Sulza, den 19. Juli 1867.




Mein lieber, einziger Ernst! Wie hast Du mich überrascht und so selig, so wonnig glücklich gemacht, oh ich möchte hoch aufspringen vor Freude, einen so lieben, so herrlichen Menschen ganz mein eigen nennen zu dürfen! - Ach was bist Du doch für eine prächtige, großartige Natur, mein lieber Ernst, mein Ein, mein Alles! - Wie ich mir dagegen vorkomme, ich weiß es nicht! - Du kannst Deine Gefühle so wunderhübsch, so leicht ausdrücken, wie in diesen lieben Versen, die mich so glücklich machen; das kann ich gar nicht so. Wenn mir das Herz so voll ist, werde ich ganz still. - Oh mein liebster Schatz, wie will ich Dich lieben und glücklich zu machen suchen, wenn ich es nur so recht kann mit meinen schwachen Kräften, das erbitte ich von Gott! - Wir sind eben von einem ganz netten Spaziergang zurückgekommen, nachdem Mutterchen gestern wegen abscheulichen Wetters den ganzen lieben langen Tag in der Stube gesteckt hatte; wir waren in Stadtsulza, wo ich Briefe auf die Post gab, einen von Mutter an Clara und dabei von mir einige Zeilen an den garstigen Professor, dem ich so böse war, mich schreibfaul zu nennen, wo ich doch nicht mal Tinte bekommen konnte, um an meinen Bräutigam zu schreiben; nun werde ich Dich beschämen, morgen erhälst Du an einem Tage zwei Briefe! - Wenn das so fortgeht, kann ich immer am Schreibtisch sitzen, was ich jetzt merkwürdigerweise sehr gern tue, sehr gern. Das Bildchen mit der Brieftaube ist zu reizend, liebstes Herz, wie ich da stehe im roten Kleide und gern hinüberspringen mächte zu einen großen wilden Mann, der mir so lieb die Arme entgegenstreckt, ja, wenn ich nur mal rasch zu ihm könnte, dem unaussprechlich geliebten Mann; da es aber nicht sein kann, muß ich es lassen bleibīn und fein geduldig bleiben allhier, träumen von kommender schöner Zeit! Ach das tue ich so gern!
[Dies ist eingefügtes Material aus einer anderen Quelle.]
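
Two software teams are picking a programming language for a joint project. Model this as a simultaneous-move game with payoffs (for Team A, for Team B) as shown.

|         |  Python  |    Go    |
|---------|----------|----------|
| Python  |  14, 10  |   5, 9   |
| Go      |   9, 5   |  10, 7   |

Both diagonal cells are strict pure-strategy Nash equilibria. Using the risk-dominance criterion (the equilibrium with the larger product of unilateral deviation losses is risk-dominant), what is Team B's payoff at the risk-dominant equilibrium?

At both Python: Team A loses 14 − 9 = 5 by deviating; Team B loses 10 − 9 = 1. Product = 5·1 = 5.
At both Go: Team A loses 10 − 5 = 5 by deviating; Team B loses 7 − 5 = 2. Product = 5·2 = 10.
10 > 5, so both Go is risk-dominant. Team B's payoff there is 7.

7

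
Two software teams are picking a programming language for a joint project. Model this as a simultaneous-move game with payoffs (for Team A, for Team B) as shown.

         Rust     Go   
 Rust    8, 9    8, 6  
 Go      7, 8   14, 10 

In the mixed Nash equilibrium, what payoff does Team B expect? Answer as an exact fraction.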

Gestern habe ich Mutter viel aus Deinen Reiseskizzen aus Sizilien vorgelesen. Ich bin ganz entzückt davon, so interessant und anziehend sind sie geschrieben; wie reizend verstehst Du die Natur zu schildern, es fließt Dir alles so leicht aus der Feder; heute Abend werde ich sie zu Ende lesen. -

Sonnabend morgen nach dem Bade. - Eben wollte ich den Brief beendigen, als mir unsere freundliche junge Wirtin lächelnd schon wieder einen Brief aus Jena bringt, sie ist sehr erstaunt über meine Korrespondenz! - Also: Entweder - Oder!! - schreibst Du - Entschluß gefaßt! Nun Liebster, meine Ansicht und Gefühle werden Dir klar genug durch die vorhergehenden Zeilen sein, mehr darf ich gar nicht sagen, sonst wird der Mann, dieser berühmte Naturforscher, gar zu eingebildet! - Ach! Eigentlich ist es keine leichte Aufgabe, Dich zu heiraten, Ernst, Du wirst von all Deinen vielen, furchtbar vielen Freunden so in den Himmell gehoben, daß es Deiner armen Braut ganz ängstlich bei all den Lobeserhebungen und doch auch Zweifeln an Deinem künftigen Glücke zu Mute wird! -

Nun frisch vorwärts, ich kann nicht anders; wenn Du mich denn durchaus haben willst ("an der doch nichts ist"), so mußt Du mich mit allen meinen Fehlern und Schwächen in Kauf nehmen, und ich wünsche mir nur, keinen zu engelhaften Mann zu bekommen, das ist niederdrückend. Also Verlängerung des Verlobungskontraktes um 2-5 Wochen?? Ade! Dein treues Lieb.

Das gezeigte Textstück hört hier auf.